Would More Infrastructure Spending Stimulate the Economy?
September 20, 2011
Four years into the deepest recession since World War II, the U.S. economy expanded at a rate of only 0.7 percent in the first half of 2011. This means that the economy is growing at a slower pace than the population and that capita output continues to fall, say Veronique de Rugy, a senior research fellow, and Matthew Mitchell, a research fellow, at the Mercatus Center.
In response, the president has announced a plan for yet more deficit-financed stimulus spending. Like the two previous stimulus bills, this one focuses on infrastructure spending. The president's plan is rooted in the belief that stimulus spending and deeper deficits will give the economy the lift it needs to create more jobs.

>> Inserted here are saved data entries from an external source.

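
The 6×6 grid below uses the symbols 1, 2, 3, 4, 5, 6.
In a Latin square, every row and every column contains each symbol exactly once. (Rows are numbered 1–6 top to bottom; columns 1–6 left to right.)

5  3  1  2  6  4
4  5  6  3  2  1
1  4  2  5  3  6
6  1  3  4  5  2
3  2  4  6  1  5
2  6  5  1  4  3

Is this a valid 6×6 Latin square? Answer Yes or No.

Each row is a permutation of the 6 symbols, and so is each column.

Yes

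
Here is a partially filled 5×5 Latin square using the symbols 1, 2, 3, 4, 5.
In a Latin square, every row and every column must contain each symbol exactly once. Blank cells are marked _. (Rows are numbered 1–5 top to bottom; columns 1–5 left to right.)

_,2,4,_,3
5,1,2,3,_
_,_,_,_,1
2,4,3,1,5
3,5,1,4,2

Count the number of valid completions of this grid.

1

Row 1, column 1: eliminating its row and column leaves {1}.
Row 1, column 4: eliminating its row and column leaves {5}.
Row 2, column 5: eliminating its row and column leaves {4}.
Row 3, column 1: eliminating its row and column leaves {4}.
Row 3, column 2: eliminating its row and column leaves {3}.
Row 3, column 3: eliminating its row and column leaves {5}.
Row 3, column 4: eliminating its row and column leaves {2, 5}.
Only one assignment across all blanks avoids any row or column repeat, giving 1 completion.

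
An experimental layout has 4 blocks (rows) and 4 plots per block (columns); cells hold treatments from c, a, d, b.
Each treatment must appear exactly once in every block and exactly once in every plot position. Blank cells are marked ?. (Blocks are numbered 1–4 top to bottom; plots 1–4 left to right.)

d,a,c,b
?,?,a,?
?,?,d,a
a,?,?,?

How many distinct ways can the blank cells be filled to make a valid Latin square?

Block 2, plot 1: eliminating its block and plot leaves {c, b}.
Block 2, plot 2: eliminating its block and plot leaves {c, d, b}.
Block 2, plot 4: eliminating its block and plot leaves {c, d}.
Block 3, plot 1: eliminating its block and plot leaves {c, b}.
Block 3, plot 2: eliminating its block and plot leaves {c, b}.
Block 4, plot 2: eliminating its block and plot leaves {c, d, b}.
Block 4, plot 3: eliminating its block and plot leaves {b}.
Block 4, plot 4: eliminating its block and plot leaves {c, d}.
Enumerating the assignments across these blanks that avoid any block or plot repeat gives 3 completions.

3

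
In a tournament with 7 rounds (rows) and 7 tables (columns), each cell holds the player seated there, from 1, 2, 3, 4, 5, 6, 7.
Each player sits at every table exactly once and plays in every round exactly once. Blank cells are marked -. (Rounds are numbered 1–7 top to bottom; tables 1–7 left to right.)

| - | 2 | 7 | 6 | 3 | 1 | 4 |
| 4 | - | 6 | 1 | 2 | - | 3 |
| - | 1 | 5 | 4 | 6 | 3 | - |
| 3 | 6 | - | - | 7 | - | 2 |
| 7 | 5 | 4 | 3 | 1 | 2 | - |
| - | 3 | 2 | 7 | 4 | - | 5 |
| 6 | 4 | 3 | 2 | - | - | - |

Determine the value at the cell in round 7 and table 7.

1

Round 1, table 1: round 1 has {1, 2, 3, 4, 6, 7} and table 1 has {3, 4, 6, 7}, leaving only 5.
Round 2, table 2: round 2 has {1, 2, 3, 4, 6} and table 2 has {1, 2, 3, 4, 5, 6}, leaving only 7.
Round 2, table 6: round 2 has {1, 2, 3, 4, 6, 7} and table 6 has {1, 2, 3}, leaving only 5.
Round 3, table 1: round 3 has {1, 3, 4, 5, 6} and table 1 has {3, 4, 5, 6, 7}, leaving only 2.
Round 3, table 7: round 3 has {1, 2, 3, 4, 5, 6} and table 7 has {2, 3, 4, 5}, leaving only 7.
Round 7 already has {2, 3, 4, 6} and table 7 already has {2, 3, 4, 5, 7}, so round 7, table 7 must be 1.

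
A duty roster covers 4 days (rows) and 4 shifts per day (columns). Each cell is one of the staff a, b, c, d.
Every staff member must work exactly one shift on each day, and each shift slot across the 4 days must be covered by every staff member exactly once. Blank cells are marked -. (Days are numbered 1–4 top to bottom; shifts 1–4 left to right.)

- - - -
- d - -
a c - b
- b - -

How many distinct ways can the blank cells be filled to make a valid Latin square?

4

Day 1, shift 1: eliminating its day and shift leaves {b, c, d}.
Day 1, shift 2: eliminating its day and shift leaves {a}.
Day 1, shift 3: eliminating its day and shift leaves {a, b, c, d}.
Day 1, shift 4: eliminating its day and shift leaves {a, c, d}.
Day 2, shift 1: eliminating its day and shift leaves {b, c}.
Day 2, shift 3: eliminating its day and shift leaves {a, b, c}.
Day 2, shift 4: eliminating its day and shift leaves {a, c}.
Day 3, shift 3: eliminating its day and shift leaves {d}.
Day 4, shift 1: eliminating its day and shift leaves {c, d}.
Day 4, shift 3: eliminating its day and shift leaves {a, c, d}.
Day 4, shift 4: eliminating its day and shift leaves {a, c, d}.
Enumerating the assignments across these blanks that avoid any day or shift repeat gives 4 completions.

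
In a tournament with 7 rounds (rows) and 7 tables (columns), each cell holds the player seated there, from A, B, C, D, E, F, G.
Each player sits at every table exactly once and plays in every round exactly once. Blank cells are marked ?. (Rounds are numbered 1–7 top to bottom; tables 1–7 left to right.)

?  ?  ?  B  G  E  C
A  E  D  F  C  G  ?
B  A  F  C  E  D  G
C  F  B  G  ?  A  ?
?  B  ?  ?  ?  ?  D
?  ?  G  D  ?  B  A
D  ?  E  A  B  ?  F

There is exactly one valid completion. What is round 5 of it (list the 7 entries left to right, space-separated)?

G B C E A F D

Round 5, table 4: round 5 has {B, D} and table 4 has {A, B, C, D, F, G}, leaving only E.
Round 1, table 1: round 1 has {B, C, E, G} and table 1 has {A, B, C, D}, leaving only F.
Round 5, table 1: round 5 has {B, D, E} and table 1 has {A, B, C, D, F}, leaving only G.
Round 1, table 2: round 1 has {B, C, E, F, G} and table 2 has {A, B, E, F}, leaving only D.
Round 1, table 3: round 1 has {B, C, D, E, F, G} and table 3 has {B, D, E, F, G}, leaving only A.
Round 5, table 3: round 5 has {B, D, E, G} and table 3 has {A, B, D, E, F, G}, leaving only C.
Round 5, table 6: round 5 has {B, C, D, E, G} and table 6 has {A, B, D, E, G}, leaving only F.
Round 5, table 5: round 5 has {B, C, D, E, F, G} and table 5 has {B, C, E, G}, leaving only A.
So round 5 reads: G B C E A F D.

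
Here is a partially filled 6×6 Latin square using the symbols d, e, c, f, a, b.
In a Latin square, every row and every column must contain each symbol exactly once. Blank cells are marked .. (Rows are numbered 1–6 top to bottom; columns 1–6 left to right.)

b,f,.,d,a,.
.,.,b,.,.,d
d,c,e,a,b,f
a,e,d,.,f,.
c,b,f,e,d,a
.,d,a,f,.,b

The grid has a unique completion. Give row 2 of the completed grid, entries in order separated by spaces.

Row 2, column 2: row 2 has {d, b} and column 2 has {d, e, c, f, b}, leaving only a.
Row 2, column 4: row 2 has {d, a, b} and column 4 has {d, e, f, a}, leaving only c.
Row 2, column 5: row 2 has {d, c, a, b} and column 5 has {d, f, a, b}, leaving only e.
Row 2, column 1: row 2 has {d, e, c, a, b} and column 1 has {d, c, a, b}, leaving only f.
So row 2 reads: f a b c e d.

f a b c e d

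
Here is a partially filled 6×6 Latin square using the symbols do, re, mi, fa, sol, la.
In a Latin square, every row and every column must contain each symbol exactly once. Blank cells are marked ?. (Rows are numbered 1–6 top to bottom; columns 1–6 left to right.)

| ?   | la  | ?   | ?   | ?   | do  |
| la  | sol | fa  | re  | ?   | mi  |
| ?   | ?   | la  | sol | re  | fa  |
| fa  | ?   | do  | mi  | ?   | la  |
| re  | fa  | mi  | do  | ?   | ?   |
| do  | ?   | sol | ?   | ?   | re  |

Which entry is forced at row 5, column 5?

la

Row 1, column 3: row 1 has {do, la} and column 3 has {do, mi, fa, sol, la}, leaving only re.
Row 1, column 4: row 1 has {do, re, la} and column 4 has {do, re, mi, sol}, leaving only fa.
Row 2, column 5: row 2 has {re, mi, fa, sol, la} and column 5 has {re}, leaving only do.
Row 3, column 1: row 3 has {re, fa, sol, la} and column 1 has {do, re, fa, la}, leaving only mi.
Row 1, column 1: row 1 has {do, re, fa, la} and column 1 has {do, re, mi, fa, la}, leaving only sol.
Row 1, column 5: row 1 has {do, re, fa, sol, la} and column 5 has {do, re}, leaving only mi.
Row 3, column 2: row 3 has {re, mi, fa, sol, la} and column 2 has {fa, sol, la}, leaving only do.
Row 4, column 2: row 4 has {do, mi, fa, la} and column 2 has {do, fa, sol, la}, leaving only re.
Row 4, column 5: row 4 has {do, re, mi, fa, la} and column 5 has {do, re, mi}, leaving only sol.
Row 5 already has {do, re, mi, fa} and column 5 already has {do, re, mi, sol}, so row 5, column 5 must be la.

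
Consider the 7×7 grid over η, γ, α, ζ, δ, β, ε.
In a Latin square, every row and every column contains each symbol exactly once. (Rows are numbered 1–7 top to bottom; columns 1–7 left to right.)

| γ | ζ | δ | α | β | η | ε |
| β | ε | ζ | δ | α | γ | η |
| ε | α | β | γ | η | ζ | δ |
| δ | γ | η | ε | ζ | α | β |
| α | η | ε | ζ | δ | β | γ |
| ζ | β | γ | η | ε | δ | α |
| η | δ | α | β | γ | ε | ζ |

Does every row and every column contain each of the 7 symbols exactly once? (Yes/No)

Yes

Each row is a permutation of the 7 symbols, and so is each column.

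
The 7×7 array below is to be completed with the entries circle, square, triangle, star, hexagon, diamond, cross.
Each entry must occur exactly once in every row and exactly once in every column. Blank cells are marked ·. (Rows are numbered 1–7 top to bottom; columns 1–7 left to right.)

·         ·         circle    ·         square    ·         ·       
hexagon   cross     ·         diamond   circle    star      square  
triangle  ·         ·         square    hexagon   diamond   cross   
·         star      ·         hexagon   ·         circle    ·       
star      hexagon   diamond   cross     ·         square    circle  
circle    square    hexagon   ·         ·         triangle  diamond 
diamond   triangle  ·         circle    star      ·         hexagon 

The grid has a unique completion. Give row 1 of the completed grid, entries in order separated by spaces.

Row 1, column 1: row 1 has {circle, square} and column 1 has {circle, triangle, star, hexagon, diamond}, leaving only cross.
Row 1, column 2: row 1 has {circle, square, cross} and column 2 has {square, triangle, star, hexagon, cross}, leaving only diamond.
Row 1, column 6: row 1 has {circle, square, diamond, cross} and column 6 has {circle, square, triangle, star, diamond}, leaving only hexagon.
Row 2, column 3: row 2 has {circle, square, star, hexagon, diamond, cross} and column 3 has {circle, hexagon, diamond}, leaving only triangle.
Row 3, column 2: row 3 has {square, triangle, hexagon, diamond, cross} and column 2 has {square, triangle, star, hexagon, diamond, cross}, leaving only circle.
Row 3, column 3: row 3 has {circle, square, triangle, hexagon, diamond, cross} and column 3 has {circle, triangle, hexagon, diamond}, leaving only star.
Row 4, column 1: row 4 has {circle, star, hexagon} and column 1 has {circle, triangle, star, hexagon, diamond, cross}, leaving only square.
Row 4, column 3: row 4 has {circle, square, star, hexagon} and column 3 has {circle, triangle, star, hexagon, diamond}, leaving only cross.
Row 4, column 7: row 4 has {circle, square, star, hexagon, cross} and column 7 has {circle, square, hexagon, diamond, cross}, leaving only triangle.
Row 1, column 7: row 1 has {circle, square, hexagon, diamond, cross} and column 7 has {circle, square, triangle, hexagon, diamond, cross}, leaving only star.
Row 1, column 4: row 1 has {circle, square, star, hexagon, diamond, cross} and column 4 has {circle, square, hexagon, diamond, cross}, leaving only triangle.
So row 1 reads: cross diamond circle triangle square hexagon star.

cross diamond circle triangle square hexagon star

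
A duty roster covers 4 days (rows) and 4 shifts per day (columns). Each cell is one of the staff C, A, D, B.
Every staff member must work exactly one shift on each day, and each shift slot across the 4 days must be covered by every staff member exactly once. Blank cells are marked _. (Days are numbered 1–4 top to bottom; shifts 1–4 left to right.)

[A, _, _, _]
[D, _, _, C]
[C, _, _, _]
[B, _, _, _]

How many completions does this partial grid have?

Day 1, shift 2: eliminating its day and shift leaves {C, D, B}.
Day 1, shift 3: eliminating its day and shift leaves {C, D, B}.
Day 1, shift 4: eliminating its day and shift leaves {D, B}.
Day 2, shift 2: eliminating its day and shift leaves {A, B}.
Day 2, shift 3: eliminating its day and shift leaves {A, B}.
Day 3, shift 2: eliminating its day and shift leaves {A, D, B}.
Day 3, shift 3: eliminating its day and shift leaves {A, D, B}.
Day 3, shift 4: eliminating its day and shift leaves {A, D, B}.
Day 4, shift 2: eliminating its day and shift leaves {C, A, D}.
Day 4, shift 3: eliminating its day and shift leaves {C, A, D}.
Day 4, shift 4: eliminating its day and shift leaves {A, D}.
Enumerating the assignments across these blanks that avoid any day or shift repeat gives 8 completions.

8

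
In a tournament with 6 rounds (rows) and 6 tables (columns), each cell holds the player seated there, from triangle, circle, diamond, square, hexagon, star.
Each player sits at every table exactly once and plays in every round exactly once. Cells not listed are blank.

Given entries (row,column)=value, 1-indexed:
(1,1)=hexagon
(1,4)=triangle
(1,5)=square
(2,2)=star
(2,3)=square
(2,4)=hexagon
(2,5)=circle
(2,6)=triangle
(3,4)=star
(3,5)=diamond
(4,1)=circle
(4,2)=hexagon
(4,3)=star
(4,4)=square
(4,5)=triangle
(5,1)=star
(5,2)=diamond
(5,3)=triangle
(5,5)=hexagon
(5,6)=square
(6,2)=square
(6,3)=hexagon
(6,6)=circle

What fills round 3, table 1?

Round 1, table 2: round 1 has {triangle, square, hexagon} and table 2 has {diamond, square, hexagon, star}, leaving only circle.
Round 1, table 3: round 1 has {triangle, circle, square, hexagon} and table 3 has {triangle, square, hexagon, star}, leaving only diamond.
Round 1, table 6: round 1 has {triangle, circle, diamond, square, hexagon} and table 6 has {triangle, circle, square}, leaving only star.
Round 2, table 1: round 2 has {triangle, circle, square, hexagon, star} and table 1 has {circle, hexagon, star}, leaving only diamond.
Round 3, table 2: round 3 has {diamond, star} and table 2 has {circle, diamond, square, hexagon, star}, leaving only triangle.
Round 3 already has {triangle, diamond, star} and table 1 already has {circle, diamond, hexagon, star}, so round 3, table 1 must be square.

square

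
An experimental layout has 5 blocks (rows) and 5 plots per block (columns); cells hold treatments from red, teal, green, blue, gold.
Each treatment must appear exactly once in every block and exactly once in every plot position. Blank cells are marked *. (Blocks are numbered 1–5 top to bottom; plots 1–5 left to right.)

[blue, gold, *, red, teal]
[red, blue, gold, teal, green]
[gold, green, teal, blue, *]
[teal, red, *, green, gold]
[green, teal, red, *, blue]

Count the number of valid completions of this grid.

1

Block 1, plot 3: eliminating its block and plot leaves {green}.
Block 3, plot 5: eliminating its block and plot leaves {red}.
Block 4, plot 3: eliminating its block and plot leaves {blue}.
Block 5, plot 4: eliminating its block and plot leaves {gold}.
Only one assignment across all blanks avoids any block or plot repeat, giving 1 completion.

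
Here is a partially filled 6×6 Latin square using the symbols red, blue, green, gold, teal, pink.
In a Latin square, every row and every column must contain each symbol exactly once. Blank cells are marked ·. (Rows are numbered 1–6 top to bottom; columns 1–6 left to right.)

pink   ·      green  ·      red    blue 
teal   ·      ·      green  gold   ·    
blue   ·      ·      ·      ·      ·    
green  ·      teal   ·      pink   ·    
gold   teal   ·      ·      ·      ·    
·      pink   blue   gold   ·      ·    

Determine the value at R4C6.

gold

Row 1, column 2: row 1 has {red, blue, green, pink} and column 2 has {teal, pink}, leaving only gold.
Row 1, column 4: row 1 has {red, blue, green, gold, pink} and column 4 has {green, gold}, leaving only teal.
Row 6, column 1: row 6 has {blue, gold, pink} and column 1 has {blue, green, gold, teal, pink}, leaving only red.
Row 4, column 6 is narrowed to {red, gold}.
If it were red, then row 4, column 2 would be left with no valid symbol.
So row 4, column 6 must be gold.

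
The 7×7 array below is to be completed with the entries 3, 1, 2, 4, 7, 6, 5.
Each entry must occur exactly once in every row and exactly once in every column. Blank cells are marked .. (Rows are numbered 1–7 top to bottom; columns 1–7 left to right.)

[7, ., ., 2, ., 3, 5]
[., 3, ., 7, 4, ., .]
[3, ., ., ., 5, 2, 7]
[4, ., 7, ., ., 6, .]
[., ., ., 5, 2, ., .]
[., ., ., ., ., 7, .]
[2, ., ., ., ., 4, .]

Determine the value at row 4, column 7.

2

Row 5, column 6: row 5 has {2, 5} and column 6 has {3, 2, 4, 7, 6}, leaving only 1.
Row 2, column 6: row 2 has {3, 4, 7} and column 6 has {3, 1, 2, 4, 7, 6}, leaving only 5.
Row 5, column 1: row 5 has {1, 2, 5} and column 1 has {3, 2, 4, 7}, leaving only 6.
Row 2, column 1: row 2 has {3, 4, 7, 5} and column 1 has {3, 2, 4, 7, 6}, leaving only 1.
Row 6, column 1: row 6 has {7} and column 1 has {3, 1, 2, 4, 7, 6}, leaving only 5.
Row 4, column 7 is narrowed to {3, 1, 2}.
If it were 3, then row 4, column 5 would be left with no valid symbol.
If it were 1, then row 4, column 5 would be left with no valid symbol.
So row 4, column 7 must be 2.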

The hope is that, eventually, the economy will grow fast enough to allow the government to begin to pay down the national debt.
There are three problems with this approach.
- First, despite the claims of stimulus proponents, the evidence is not at all clear that more stimulus would be helpful right now.
- Second, even if one adheres to the idea that more government spending can jolt the economy, spending -- particularly infrastructure spending -- cannot be implemented in the way Keynesians say it ought to be, greatly undermining its stimulative effect.
- Third, while no one disputes the value of good infrastructure, this type of spending typically suffers from massive cost overruns, waste, fraud and abuse, making it a particularly bad vehicle for stimulus.
In sum, further stimulus would be a risky short-term gamble with near-certain negative consequences in the long term.